An update on conversion/GarageBand import utility: Automated conversion from WAVE to AIFF now works properly. I was able to import the complete 2004 DVD into Garageband in about 20 minutes. Filenames are changed to reflect genre and category (e.g Drums, Pads, Keys, Vocals etc). Proper meta information is generated for genre, tempo as well as sample pitch and harmony. Transient data is still lacking, so samples cannot be timestretched or pitch shifted. Yet chord progressions are possible because there are 6 or 7 different versions of each sample in a different key. I completed reverse engineering of most of the Apple Loops meta information format.
I also found code that may be able to manipulate DLS and SoundFont instrument banks. That would allow to import the OneShot (drum kit) sounds on the 2005 DVD as a playable instrument. Quote by: cbuchner1.An update on conversion/GarageBand import utility: Automated conversion from WAVE to AIFF now works properly. I was able to import the complete 2004 DVD into Garageband in about 20 minutes.
Filenames are changed to reflect genre and category (e.g Drums, Pads, Keys, Vocals etc). Proper meta information is generated for genre, tempo as well as sample pitch and harmony. Transient data is still lacking, so samples cannot be timestretched or pitch shifted. Yet chord progressions are possible because there is 6 or 7 different version of each sample in a different key. I completed reverse engineering of most of the Apple Loops meta information format. I also found code that may be able to manipulate DLS and SoundFont instrument banks.
That would allow to import the OneShot (drum kit) sounds on the 2005 DVD as a playable instrument. Is this conversion process something you cooked up, or can anyone do this? Data Flow Diagram Visio Template Download.
Some details of how you went about this would be helpful. I just asked the site admins if they want to host the utility here on site. In this early stage, it is a command line utility without graphical interface.
The steps to use the program would look something like this (from the README file) Can you guys do this??? 1) Download and extract the utility, preferrable to your home directory 2) Start a Terminal application 3) Change current work directory into the folder with the extracted program ( For home directory type: cd ~ ) 4) Insert soundpool DVD into drive 5) Type the following command (do NOT forget the trailing slash!)./BatchImport /Volumes/spDVDc2004/ 6) Wait until program execution finishes (you should see thousands of lines rushing by in the terminal window during the conversion process).
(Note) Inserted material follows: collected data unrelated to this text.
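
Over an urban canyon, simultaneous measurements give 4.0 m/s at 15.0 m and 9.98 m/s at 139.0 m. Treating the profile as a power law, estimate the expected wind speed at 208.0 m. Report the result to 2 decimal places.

First find α: α = ln(V₂/V₁)/ln(z₂/z₁) = ln(9.98/4.0)/ln(139.0/15.0) = 0.91429/2.22642 = 0.4107
Extrapolate from 139.0 m to 208.0 m: V₃ = 9.98 × (208.0/139.0)^0.4107 = 9.98 × 1.1800 = 11.7765 m/s

11.78 m/s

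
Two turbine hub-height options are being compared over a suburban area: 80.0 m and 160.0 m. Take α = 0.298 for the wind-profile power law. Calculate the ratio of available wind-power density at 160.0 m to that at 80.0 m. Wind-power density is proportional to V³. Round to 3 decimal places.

Speed ratio: V_B/V_A = (z_B/z_A)^α = (160.0/80.0)^0.298 = (2.0000)^0.298 = 1.22944
Power-density ratio: P_B/P_A = (V_B/V_A)³ = (1.22944)³ = 1.85832

1.858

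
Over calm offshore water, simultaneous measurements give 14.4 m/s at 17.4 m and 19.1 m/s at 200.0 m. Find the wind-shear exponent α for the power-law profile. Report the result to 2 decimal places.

α ≈ 0.12

Power law: V₂/V₁ = (z₂/z₁)^α ⇒ α = ln(V₂/V₁) / ln(z₂/z₁)
α = ln(19.1/14.4) / ln(200.0/17.4) = ln(1.3264) / ln(11.4943)
  = 0.28246 / 2.44185 = 0.11567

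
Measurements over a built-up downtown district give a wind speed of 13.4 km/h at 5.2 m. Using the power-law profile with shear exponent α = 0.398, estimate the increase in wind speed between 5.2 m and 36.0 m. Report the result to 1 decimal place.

15.5 km/h

Power law: V₂ = V₁ · (z₂/z₁)^α = 13.4 × (6.9231)^0.398 = 28.9430 km/h
ΔV = 28.9430 − 13.4 = 15.5430 km/h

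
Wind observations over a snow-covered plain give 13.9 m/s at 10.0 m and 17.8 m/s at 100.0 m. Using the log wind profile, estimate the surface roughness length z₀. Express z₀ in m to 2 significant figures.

z₀ ≈ 0.0027 m

Log law: V(z) ∝ ln(z/z₀). With r = V₁/V₂ = 13.9/17.8 = 0.78090,
r · ln(z₂/z₀) = ln(z₁/z₀) ⇒ ln z₀ = (ln z₁ − r·ln z₂)/(1 − r)
ln z₀ = (2.30259 − 0.78090×4.60517) / 0.21910 = -5.9041
z₀ = exp(-5.9041) = 0.002728 m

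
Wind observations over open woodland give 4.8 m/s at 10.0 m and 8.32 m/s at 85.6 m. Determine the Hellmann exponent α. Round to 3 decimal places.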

7) Start GarageBand 8) in Finder, locate the folder /Library/Audio/Apple Loops/Magix AG/SoundPool DVD 2004 9) Open the GarageBand loop browser in column mode 10) Drag&Drop the SoundPool DVD 2004 folder into loop browser panel. 11) Wait until GarageBand finishes importing the loops. For the SoundPool DVD 2005, the paths vary slightly.
You can see in Finder what the DVD is named and you have to alter the parameter given to BatchImport accordingly. Also note this is a double sided DVD, so after having done the first side, flip the disc and repeat the procedure.